The Country Food Similarity Index is a statistically-based attempt to quantify how similar the food in one country is relative to another. By comparing the weight of raw food ingredients used in each country, a score is assigned that reflects the degree of similarity between the respective countries. The methodology is exactly the same for each country studied.
The Most Similar Cuisine to Estonian Food
The five countries with the most similar food to Estonia are all part of the European Union. Four of the five border the Baltic Sea. These counties also have relatively cool weather. The cuisine of Estonia has Scandinavian, German, and Russian influences.

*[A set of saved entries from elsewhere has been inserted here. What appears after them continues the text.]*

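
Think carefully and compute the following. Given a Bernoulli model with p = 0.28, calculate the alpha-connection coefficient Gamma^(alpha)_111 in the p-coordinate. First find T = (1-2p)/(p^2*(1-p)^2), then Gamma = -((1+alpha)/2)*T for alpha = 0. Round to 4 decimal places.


Skewness (Amari-Chentsov) tensor: T = (1-2p)/(p^2*(1-p)^2).
p = 0.28, 1-2p = 0.44, p^2 = 0.0784, (1-p)^2 = 0.5184.
T = 0.44/(0.0784 * 0.5184) = 10.82609.
In the p-coordinate, Gamma^(alpha) = Gamma^(0) - (alpha/2)*T with Gamma^(0) = (1/2)*g'(p) = -T/2,
so Gamma^(alpha) = -((1+alpha)/2)*T.
alpha = 0, -(1+alpha)/2 = -0.5.
Gamma = -0.5 * 10.82609 = -5.4130

-5.4130


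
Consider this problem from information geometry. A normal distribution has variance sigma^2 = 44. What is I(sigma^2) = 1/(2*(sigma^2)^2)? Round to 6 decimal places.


Fisher information for variance: I(sigma^2) = 1/(2*sigma^4).
sigma^2 = 44, so sigma^4 = 1936.
I = 1/(2*1936) = 1/3872 = 0.000258

0.000258


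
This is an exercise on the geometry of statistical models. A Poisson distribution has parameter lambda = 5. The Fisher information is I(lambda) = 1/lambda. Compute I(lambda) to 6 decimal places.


Fisher information for Poisson: I(lambda) = 1/lambda.
lambda = 5.
I(lambda) = 1/5 = 0.200000

0.200000


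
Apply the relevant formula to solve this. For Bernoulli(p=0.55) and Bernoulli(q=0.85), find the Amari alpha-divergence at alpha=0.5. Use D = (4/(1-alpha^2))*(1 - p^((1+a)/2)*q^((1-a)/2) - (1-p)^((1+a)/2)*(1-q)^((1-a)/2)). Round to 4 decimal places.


Amari alpha-divergence:
D = (4/(1-alpha^2))*(1 - p^((1+a)/2)*q^((1-a)/2) - (1-p)^((1+a)/2)*(1-q)^((1-a)/2)).
alpha = 0.5, p = 0.55, q = 0.85.
e1 = (1+alpha)/2 = 0.75, e2 = (1-alpha)/2 = 0.25.
t1 = p^e1 * q^e2 = 0.55^0.75 * 0.85^0.25 = 0.613235.
t2 = (1-p)^e1 * (1-q)^e2 = 0.45^0.75 * 0.15^0.25 = 0.341926.
4/(1-alpha^2) = 5.333333.
D = 5.333333*(1 - 0.613235 - 0.341926) = 0.2391

0.2391


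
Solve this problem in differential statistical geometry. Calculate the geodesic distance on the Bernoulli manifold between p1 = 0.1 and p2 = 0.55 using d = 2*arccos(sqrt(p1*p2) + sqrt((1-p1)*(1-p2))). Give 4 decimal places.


Geodesic distance on Bernoulli manifold:
d(p1,p2) = 2*arccos(sqrt(p1*p2) + sqrt((1-p1)*(1-p2))).
sqrt(p1*p2) = sqrt(0.1*0.55) = 0.234521.
sqrt((1-p1)*(1-p2)) = sqrt(0.9*0.45) = 0.636396.
arg = 0.234521 + 0.636396 = 0.870917.
d = 2*arccos(0.870917) = 1.0275

1.0275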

- Latvia borders Estonia to its south, so these Baltic countries share many similarities in its traditional cuisine. Popular Latvian dishes such as grey peas with bacon, potato pancakes, and sautéed sauerkraut are similar in Estonia. Both countries also have a penchant for rye bread, often enjoyed alongside hearty soups and stews.
- Finland and Estonia have similar languages. They also have similar food as well. One prominent dish found in both countries is blood sausage, known as mustamakkara in Finland and verivorst in Estonia. Additionally, both nations indulge in meat stews like the Finnish “lihapullat” and the Estonian “hakklihakaste.”
- Germany does not border Estonia, but for centuries Estonia had many ethnic Germans, especially among the merchant class and upper class. Sauerkraut, a staple in both countries. German sausages, such as bratwurst and bockwurst, havw counterparts in Estonia like verivorst and suitsupeekon. Furthermore, both countries love to eat schnitzel, with the German version being particularly popular in Estonia.
- Sweden is yet another country the borders the Baltic Sea on this list. As a result, both countries love to eat fish. Pickled herring, a beloved Swedish delicacy, is also embraced by Estonians, especially during festive occasions. Classic Swedish meatballs find their counterpart in the popular pikkpoiss, Estonian meatloaf.
- Czechia is the only landlocked country on this list, but its food also has German and Slavic influences, just like Estonia. Both countries enjoy variations of mushroom soup, like Czech houbová polévka and Estonian seenekooriksupp. Additionally, Estonia’s love for cabbage dishes finds resonance in Czech cuisine, with popular dishes like cabbage soup (zelňačka) and braised cabbage (dušená kapusta).
The Least Similar Cuisines to Estonian Food
In stark contrast to Estonia, the five countries with the least similar food have significantly warmer weather. Moreover, these countries are far less developed than Estonia. Compared to Estonia, these countries eat very little potatoes or pork products, two of the most prominent ingredients in the nation’s cuisine.
- Democratic Republic of Congo is located in the center of Africa. The country features vast swathes of dense rainforests. As a result, its people eat a wide variety of tropical fruits, vegetables, and unique ingredients. Cassava is by far the most dominant staple food in the country, a crop that is not commonly seen in Estonia.
- South Sudan is a landlocked country in Africa that borders Congo. Cassava is also the most common starch there, however South Sudanese eat their fair share of sorghum as well. Porridge is one of the most popular dishes in the country. Unlike Estonia, fish is not as commonly eaten in South Sudan, although the Nile River runs through it.
- Chad is mostly desert land. It is a sparsely populated, landlocked country in Africa. Chad’s cuisine is far different from Estonia’s. It heavily relies on staple foods like millet, sorghum, rice, corn, and beans, which form the basis of its dishes. Fresh fruits and vegetables are also more prominent in Chad.
- Cambodia has the least similar food to Estonia in Asia. The Cambodian diet is heavily based in rice and cassava. Cambodian cuisine makes use of different herbs and spices than Estonia. including lemongrass, galangal, and kaffir lime leaves, to create a unique flavor profile. Furthermore, many of the country’s Buddhists avoid eating meat.
- Solomon Islands is another country that borders the Pacific Ocean. It is a Melanesian archipelago, where most people live near the coast, so fish makes up a much greater share of the meat eaten in the country than in Estonia. Furthermore, sweet potatoes, yams, rice, taro, and coconuts are all common ingredients in the food there.
Estonia’s Most Common Food Ingredients
Protein: Pork, Chicken
Fruit: Banana, Watermelon
Vegetable: Carrot, Tomato
Starch: Potato, Wheat
Primarily based on 2020 data from the Food and Agriculture Organization of the U.N.